E não são só as famílias…
Liduína aponta que há ainda (e também) por parte do corpo docente uma certa resistência ao uso de determinadas ferramentas. “O desafio às vezes é o do professor desbravar a ferramenta”, comenta.
“Um argumento que tem força para uma virada de chave dos educadores mais resistentes é a possibilidade de facilitar a rotina de trabalho. Na verdade, sempre houve receio da inserção de tecnologias, e agora com a inteligência artificial, não está sendo diferente”, diz Carolina. Ela ressalta que com os comandos certos, por exemplo, o ChatGPT pode auxiliar os professores a inovarem de forma mais ágil em suas aulas.
Como exemplos de formas de usar a inteligência artificial, Carolina sugere a elaboração de planos de aula, tradução e revisão de textos, produção de jogos ou disparadores de criatividade.
“O professor que começa a aderir a inteligência artificial em sua rotina de trabalho passa a ter mais conhecimento, propriedade e segurança para mediar a relação dos estudantes com a ferramenta e promover o seu uso responsável”, afirma Carolina.

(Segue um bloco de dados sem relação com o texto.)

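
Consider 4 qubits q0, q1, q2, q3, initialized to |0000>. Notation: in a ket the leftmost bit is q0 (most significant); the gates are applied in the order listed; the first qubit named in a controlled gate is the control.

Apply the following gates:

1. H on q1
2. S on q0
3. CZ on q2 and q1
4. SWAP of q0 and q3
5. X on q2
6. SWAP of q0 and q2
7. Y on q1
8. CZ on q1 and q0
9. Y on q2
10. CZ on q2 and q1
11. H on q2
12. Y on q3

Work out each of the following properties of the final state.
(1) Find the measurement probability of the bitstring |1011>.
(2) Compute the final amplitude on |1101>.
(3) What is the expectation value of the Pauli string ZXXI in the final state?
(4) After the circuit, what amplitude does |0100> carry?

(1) The probability of measuring |1011> is 1/4.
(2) |1101> carries amplitude -I/2 in the final state.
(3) In the final state, ZXXI has expectation -1.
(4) The amplitude on |0100> is 0.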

Patricia também destaca que o correto não é resistir ao uso dessas ferramentas. Isso porque, segundo ela, se tiverem oportunidade – seja em sala de aula, seja em casa – os estudantes vão acessar esses recursos a seu favor. “Na minha escola, por exemplo, isso é uma certeza. O maior problema, então, é [o professor] fingir que essas coisas não existem. O importante é pontuar quais as limitações e fomentar o senso crítico do aluno”, diz.
Pontos de vista
A professora Liduína aponta que já não é mais possível encarar as tecnologias digitais como vilãs. Para a docente, é preciso aproveitá-las da melhor forma possível, entendendo as potencialidades e no que é preciso educar a turma para usá-la corretamente.
Usar ou não inteligência artificial em sala de aula é uma questão de tempo e perspectiva. Mesmo que não seja um consenso no campo da educação, a inserção ficará, a cada dia, mais difícil de ser ignorada.
Em certo sentido, as escolas que não se voltarem para esse uso sairão de certa forma perdendo algo, comenta Carolina.. “Não estou dizendo que é preciso ignorar as consequências ou que não devemos questionar se o uso está sendo efetivo. Estou dizendo que, assim como em muitos outros exemplos que envolvem a evolução da tecnologia, a escola que insiste em lutar contra ela sai perdendo porque deixa de tentar descobrir seus benefícios e lidar com ela da melhor forma. ” Ela aponta as orientações da BNCC que mostram como a escola deve se comprometer com a educação integral dos estudantes.”E se a tendência é que a IA esteja cada vez mais presente na vida cotidiana, não utilizá-la significa não criar oportunidades de debater e educar sobre seu uso, por exemplo”, afirma.
As escolas que não se inclinam a olhar para a inteligência artificial podem deixar escapar uma oportunidade de investir em letramento digital, por exemplo. Tal letramento é importante, também, para identificar os benefícios e o que pode ser prejudicial nesses sistemas de inteligência artificial.
Fechar-se para essas questões não resolve os problemas das escolas, concordam as entrevistadas. Crianças e adolescentes precisam ter um domínio da internet e das plataformas não apenas para o entretenimento, mas para uso consciente e ético. Por isso, a escola não pode se ausentar desse direcionamento.